The USS Carl Vinson,
with 19 helicopters onboard, also arrived off Haiti on Friday, opening
a second significant channel to deliver help. The helicopters
immediately began ferrying water and other supplies into Haiti.

The
first supply ship also reached Port-au-Prince's severely damaged port
bringing a cargo of bananas and coal from the town of Jeremie, about
200km away.

The US plans to send 10,000 US troops to Haiti to help distribute
aid and prevent potential rioting among survivors, Mike Mullin, the
chairman of the US joint chiefs of staff, said.

In a joint news conference at the Pentagon with Mullen, Robert
Gates, the US defence secretary, said the primary goal is to distribute
aid as quickly as possible "so that people don't, in their desperation,
turn to violence".

Governments across the world have poured relief supplies and medical teams into Haiti.

But huge logistical hurdles and the sheer scale of the
destruction have meant people are increasingly frustrated at the lack
of help.

"There have been some incidents where people were looting or
fighting for food," Alain Le Roy, UN undersecretary general for
peacekeeping, told The PBS NewsHour.

"They are desperate, they have been three days without food or any assistance.

"We
have to make sure that the situation doesn't unravel but for that we
need very much to ensure that the assistance is coming as quickly as
possible so that the people who are dying for food and medicine get
them as soon as possible."

'Extraordinary devastation'

Barack
Obama, the US president, said the earthquake had inflicted
"heart-breaking" losses and pledged Washington would do what it takes
to save lives and get the country back on its feet.

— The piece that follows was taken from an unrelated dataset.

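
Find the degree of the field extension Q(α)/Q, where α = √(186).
[Q(α):Q] = 2

[Q(α):Q] equals the degree of the minimal polynomial of α. Here α^2 = 186 and x^2 - 186 is irreducible (d = 186 is squarefree, ≠ 1, hence not a square), so deg(m_α) = 2. Thus [Q(α):Q] = 2.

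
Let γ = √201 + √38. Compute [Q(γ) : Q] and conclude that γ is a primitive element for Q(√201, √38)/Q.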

"The scale of the devastation is extraordinary ... and the losses are heartbreaking," he said.

Obama also urged patience with the relief operation, saying there would be "many difficult days ahead".

Hillary
Clinton, the US secretary of state, will travel to Haiti on Saturday to
meet Rene Preval, the country's president, and other local officials.

Preval
is working out of a police station near the airport after the
presidential palace was destroyed, along with several government
ministries.

"The government has lost its capacity to function properly, but it has not collapsed," he said.